Aux termes de l’article 373-2-6 du code civil, le juge peut, en cas de séparation des parents, prendre les mesures permettant de garantir la continuité et l’effectivité du maintien des liens de l’enfant avec chacun d’eux, et notamment ordonner l’interdiction de sortie de l’enfant du territoire français sans l’autorisation des deux parents.

C’est précisément une telle interdiction qu’avait ordonnée le juge s’agissant des enfants d’un couple franco-britannique, la résidence des enfants ayant par ailleurs été fixée au domicile du père et le droit de visite et d’hébergement de la mère devant s’exercer uniquement en France. Cette dernière, qui avait établi sa résidence en Angleterre, demanda la mainlevée de l’interdiction de sortie du territoire. Déboutée de sa demande par les juges du fond, elle saisit la Cour de cassation en invoquant notamment la contrariété de cette interdiction au principe de libre circulation garanti par le droit européen.

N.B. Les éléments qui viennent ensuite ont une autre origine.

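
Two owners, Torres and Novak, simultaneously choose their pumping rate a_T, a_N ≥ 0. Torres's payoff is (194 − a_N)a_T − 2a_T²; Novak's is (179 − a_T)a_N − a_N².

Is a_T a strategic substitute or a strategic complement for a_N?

Expanding Torres's payoff: 194a_T − a_Na_T − 2a_T².
∂π/∂a_T = 194 − a_N − 4a_T = 0, so a_T = 48.5 − 0.25a_N.
The best-response slope da_T/da_N = −0.25 < 0: the reaction function is downward-sloping, so the choices are strategic substitutes.

strategic substitutes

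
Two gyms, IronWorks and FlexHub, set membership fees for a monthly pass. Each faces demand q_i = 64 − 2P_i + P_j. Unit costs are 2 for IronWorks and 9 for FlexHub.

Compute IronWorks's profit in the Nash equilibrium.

933.12

IronWorks's profit: π = (P_{IronWorks} − 2)(64 − 2P_{IronWorks} + P_{FlexHub}).
∂π/∂P_{IronWorks} = 68 − 4P_{IronWorks} + P_{FlexHub} = 0 ⇒ P_{IronWorks} = 17 + 0.25P_{FlexHub}.
Similarly P_{FlexHub} = 20.5 + 0.25P_{IronWorks}.
Substituting the second reaction function into the first: P_{IronWorks} = 17 + 0.25(20.5 + 0.25P_{IronWorks}), which gives 0.9375P_{IronWorks} = 22.125 ⇒ P_{IronWorks} = 23.6.
Then P_{FlexHub} = 20.5 + 0.25·23.6 = 26.4.
q_{IronWorks} = 64 − 2·23.6 + 26.4 = 43.2.
Profit = (23.6 − 2)·43.2 = 933.12.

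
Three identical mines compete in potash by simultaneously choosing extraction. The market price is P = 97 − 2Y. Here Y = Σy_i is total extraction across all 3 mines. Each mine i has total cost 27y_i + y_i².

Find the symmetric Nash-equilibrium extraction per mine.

7

A representative mine's profit is π_i = y_i(97 − 2Y) − 27y_i − y_i², with Y = y_i + Σ_{j≠i} y_j.
First-order condition: 70 − 6y_i − 2Σ_{j≠i} y_j = 0.
With identical mines, set every y_j = y: then 70 − 6y − 4y = 0, i.e. y = 70/10 = 7.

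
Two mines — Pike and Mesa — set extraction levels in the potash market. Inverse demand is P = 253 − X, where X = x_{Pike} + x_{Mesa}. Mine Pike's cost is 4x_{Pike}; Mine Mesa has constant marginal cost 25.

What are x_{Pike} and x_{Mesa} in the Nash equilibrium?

90, 69

Mine Pike's profit: π = x_{Pike}(253 − (x_{Pike} + x_{Mesa})) − 4x_{Pike}.
∂π/∂x_{Pike} = 249 − 2x_{Pike} − x_{Mesa} = 0, so x_{Pike} = 124.5 − 0.5x_{Mesa}.
By the same steps for Mesa: x_{Mesa} = 114 − 0.5x_{Pike}.
Substituting the second reaction function into the first: x_{Pike} = 124.5 − 0.5(114 − 0.5x_{Pike}), which gives 0.75x_{Pike} = 67.5 ⇒ x_{Pike} = 90.
Then x_{Mesa} = 114 − 0.5·90 = 69.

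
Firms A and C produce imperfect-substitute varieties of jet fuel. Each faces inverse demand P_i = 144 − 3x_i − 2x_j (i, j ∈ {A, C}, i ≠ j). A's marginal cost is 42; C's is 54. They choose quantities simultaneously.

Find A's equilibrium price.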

Son pourvoi est rejeté par la première chambre civile. Celle-ci énonce en effet que « l’interdiction de sortie de l’enfant du territoire sans l’accord des deux parents, prévue à l’article 373-2-6, alinéa 3, du code civil, est nécessaire à la protection des droits et libertés d’autrui en ce qu’elle vise à préserver les liens des enfants avec leurs deux parents et à prévenir les déplacements illicites, conformément aux objectifs poursuivis par le règlement (CE) n° 2201/2003 du Conseil du 27 novembre 2003 (…) et la Convention de La Haye du 25 octobre 1980 ». La première chambre civile ajoute que cette interdiction « est également proportionnée aux buts poursuivis, dès lors que, n’interdisant la sortie du territoire de l’enfant que faute d’accord de l’autre parent, elle n’est pas absolue, et que, pouvant faire l’objet d’un réexamen à tout moment par le juge, elle n’est pas illimitée dans le temps ».